Мне было не насрать. Впервые за много лет мне было не насрать на чьи-то проблемы.
Это злило. Это выводило из себя. И это же дарило странное ощущение, будто я еще живой.
— С врачом разберемся.
Я его на изнанку выверну этого недоврача. Как и всех остальных.
— Ты сначала с Марией разберись, — устало отреагировал Олег, — пока она не придумала себе не пойми чего и не начала с боем прорываться на волю. Вам надо поговорить.
— Поговорим.
— Когда?
— Сейчас.
Нет смысла откладывать неизбежное, ходить вокруг да около, пытаясь смягчить удар. Ее уже ударили. Не я.
Я нашел Марию в ее комнате. Возле окна. Своих вещей у нее не было, поэтому она куталась в мой старый свитер и тоскливо смотрела на аллею, уводящую от дома.
Ее тоска и желание быть в другом месте читались так явно, что у меня самого заломило за грудиной.
Услышав мои шаги, она обернулась. Замерла, глядя на меня настороженной ланью. Напряженная, натянутая как струна, готовая в любой момент сорваться.

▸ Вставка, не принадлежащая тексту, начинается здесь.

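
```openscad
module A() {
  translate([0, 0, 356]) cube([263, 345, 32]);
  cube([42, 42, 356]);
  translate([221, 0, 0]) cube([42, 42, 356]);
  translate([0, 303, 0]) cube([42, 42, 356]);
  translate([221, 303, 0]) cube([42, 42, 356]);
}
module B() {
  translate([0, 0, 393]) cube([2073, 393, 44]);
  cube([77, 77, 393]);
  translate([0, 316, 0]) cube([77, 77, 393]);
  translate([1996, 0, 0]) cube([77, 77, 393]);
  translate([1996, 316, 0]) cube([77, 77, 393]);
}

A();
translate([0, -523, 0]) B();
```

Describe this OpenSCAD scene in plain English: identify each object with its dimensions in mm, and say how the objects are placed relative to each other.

A is a four-legged stool. The seat is 263×345 mm, 32 mm thick, top at z = 388 mm. It stands on four square legs, each 42×42 mm in cross-section, from z = 0 to the seat underside, each flush with a corner of the seat.

B is a long wooden bench with a 2073 mm (x) × 393 mm (y) seat, 44 mm thick, its top surface 437 mm above the floor. Four 77 mm square legs at the seat corners, flush with the edges, run from z = 0 to the seat underside.

The bench is on the floor beside the stool on its −y side.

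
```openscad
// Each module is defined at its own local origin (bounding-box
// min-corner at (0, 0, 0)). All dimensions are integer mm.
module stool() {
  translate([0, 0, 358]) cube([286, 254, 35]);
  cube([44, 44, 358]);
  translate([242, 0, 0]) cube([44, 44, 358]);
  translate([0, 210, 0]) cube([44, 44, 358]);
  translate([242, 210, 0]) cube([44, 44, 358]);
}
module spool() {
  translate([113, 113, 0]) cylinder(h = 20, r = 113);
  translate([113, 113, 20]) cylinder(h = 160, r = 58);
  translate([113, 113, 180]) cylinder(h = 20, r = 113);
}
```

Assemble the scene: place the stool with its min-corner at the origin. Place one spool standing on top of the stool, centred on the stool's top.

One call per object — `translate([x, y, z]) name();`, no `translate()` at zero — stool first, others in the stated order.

stool();
translate([30, 14, 393]) spool();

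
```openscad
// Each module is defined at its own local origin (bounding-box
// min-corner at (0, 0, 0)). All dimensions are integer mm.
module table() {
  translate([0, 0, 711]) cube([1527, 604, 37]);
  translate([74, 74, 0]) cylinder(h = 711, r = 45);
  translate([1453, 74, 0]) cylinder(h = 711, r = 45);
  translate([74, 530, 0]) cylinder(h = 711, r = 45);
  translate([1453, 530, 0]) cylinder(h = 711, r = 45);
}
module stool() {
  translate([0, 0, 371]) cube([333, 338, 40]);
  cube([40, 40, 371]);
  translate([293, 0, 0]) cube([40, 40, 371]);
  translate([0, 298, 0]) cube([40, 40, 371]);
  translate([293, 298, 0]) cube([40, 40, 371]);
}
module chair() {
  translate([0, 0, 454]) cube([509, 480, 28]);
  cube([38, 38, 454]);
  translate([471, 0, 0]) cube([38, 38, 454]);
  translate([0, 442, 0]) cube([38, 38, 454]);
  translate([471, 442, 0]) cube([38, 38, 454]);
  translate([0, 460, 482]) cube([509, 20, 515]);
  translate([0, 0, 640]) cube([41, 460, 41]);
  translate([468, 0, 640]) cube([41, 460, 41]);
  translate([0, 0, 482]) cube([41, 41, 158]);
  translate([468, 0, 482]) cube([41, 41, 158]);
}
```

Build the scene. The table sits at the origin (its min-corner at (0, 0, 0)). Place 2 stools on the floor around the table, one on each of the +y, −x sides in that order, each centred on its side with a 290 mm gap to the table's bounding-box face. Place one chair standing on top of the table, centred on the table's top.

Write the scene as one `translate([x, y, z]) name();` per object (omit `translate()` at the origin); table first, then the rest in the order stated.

table();
translate([597, 894, 0]) stool();
translate([-623, 133, 0]) stool();
translate([509, 62, 748]) chair();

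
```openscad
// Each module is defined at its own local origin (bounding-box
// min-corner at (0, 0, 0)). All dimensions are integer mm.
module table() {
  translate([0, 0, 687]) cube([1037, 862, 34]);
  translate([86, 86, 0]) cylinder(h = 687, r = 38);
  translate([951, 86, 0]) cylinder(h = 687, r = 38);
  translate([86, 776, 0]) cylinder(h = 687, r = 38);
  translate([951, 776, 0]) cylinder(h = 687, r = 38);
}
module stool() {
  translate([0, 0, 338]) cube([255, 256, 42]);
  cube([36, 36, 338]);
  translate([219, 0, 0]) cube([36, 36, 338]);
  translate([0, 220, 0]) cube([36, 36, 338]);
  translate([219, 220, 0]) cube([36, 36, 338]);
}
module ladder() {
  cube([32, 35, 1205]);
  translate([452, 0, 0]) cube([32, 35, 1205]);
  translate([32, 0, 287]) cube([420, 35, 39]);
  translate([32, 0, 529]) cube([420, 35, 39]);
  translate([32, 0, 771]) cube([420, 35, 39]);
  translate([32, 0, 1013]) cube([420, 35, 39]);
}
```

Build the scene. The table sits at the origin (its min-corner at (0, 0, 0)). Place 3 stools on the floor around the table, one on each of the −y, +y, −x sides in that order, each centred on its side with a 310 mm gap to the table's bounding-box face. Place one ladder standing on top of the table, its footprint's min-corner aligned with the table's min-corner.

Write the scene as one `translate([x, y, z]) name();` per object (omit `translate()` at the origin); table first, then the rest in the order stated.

table();
translate([391, -566, 0]) stool();
translate([391, 1172, 0]) stool();
translate([-565, 303, 0]) stool();
translate([0, 0, 721]) ladder();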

— Выдыхай, — коротко сказал я и кивком указал на кресло, — садись. Поговорим.
Она послушно села, но говорить не спешила. Вместо это рассматривала меня. Скользила взглядом по моему лицу, хмурилась, кусала от волнения губы.
Я позволял ей это делать. Терпеливо ждал, когда насмотрится. И сам смотрел, не понимая, чем зацепила.
В ней не было той красоты, которую воспевают в песнях и фильмах – посмотрел, обделался от восторга и влюбился в родинку на щеке.
Женщина.
Обычная.
Просто что-то внутри. Что-то созвучное мне самому. Что-то от чего внутренняя струна начинали вибрировать и гудеть.
У меня никогда ничего не вибрировало. Ни с кем. Хотя женщин в моей жизни было больше, чем предостаточно.
А с этой…
С этой хрень какая-то творилась.
— Спасибо, — наконец произнесла она, опуская взгляд на свои слегка подрагивающие ладони, — за то, что забрали меня из клиники. За то, что поверили.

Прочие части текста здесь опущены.